Section 4 presents the experimental results and analysis for different examples. Finally, the work will be concluded in
Section 5.
5. Conclusions
In this work, a novel DL based Pareto optimization method is proposed for multi-objective reactive power optimization in a distribution network with PV and EVs, which contains the following contributions:
(1) By taking the participation of PV and EVs into account, the reactive regulation burden of the distribution network can be effectively reduced. As a result, the operation economy and the voltage quality of the distribution network can be further improved. Simulation results demonstrate that the line loss can be reduced by 25.2% by the proposed method compared to that without the participation of PV and EVs on the IEEE 14-bus system, and 7.7% on the IEEE 33-bus system.

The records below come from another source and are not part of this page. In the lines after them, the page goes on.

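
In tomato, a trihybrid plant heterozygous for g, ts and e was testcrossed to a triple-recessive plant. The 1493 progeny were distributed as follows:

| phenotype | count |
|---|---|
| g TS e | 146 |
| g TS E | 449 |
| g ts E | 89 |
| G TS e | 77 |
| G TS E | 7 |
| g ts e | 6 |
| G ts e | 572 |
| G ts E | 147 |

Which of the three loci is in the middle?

The two most frequent reciprocal classes, g TS E and G ts e, are the parental types, so the F1 was g TS E / G ts e.
The two rarest classes, G TS E and g ts e, are the double crossovers. Comparing them with the parentals, only the g allele has switched, so g is the middle locus and the order is e – g – ts.

g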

In addition, the voltage deviation can be reduced by 0.16% and 0.38% on the IEEE 14-bus and IEEE 33-bus systems, respectively.
(2) The proposed technique for multi-objective reactive power optimization is verified on IEEE 14-bus and IEEE 33-bus systems, which is compared with five different intelligent algorithms. Simulation results show that the proposed DL method can rapidly acquire a high-quality PF, while another five algorithms can complete the optimization task well, and the Pareto optimal solutions have little difference in the degree of optimization. Particularly, the computation time of DL is only 1.26% of that by NSGA-II on the IEEE 33-bus system, while the average line loss and voltage deviation of all the Pareto optimal solutions obtained by DL are the smallest among all the algorithms.
Although the proposed DL based multi-objective reactive power optimization can perform well on the test systems, it still easily faces two main challenges. Firstly, it should spend a long computation time on the data acquisition and network training. Secondly, it will easily lead to multiple infeasible solutions due to the poor generalization of DL with insufficient data. To handle these two problems, our future work will focus on the historical data utilization and the generalization for DL.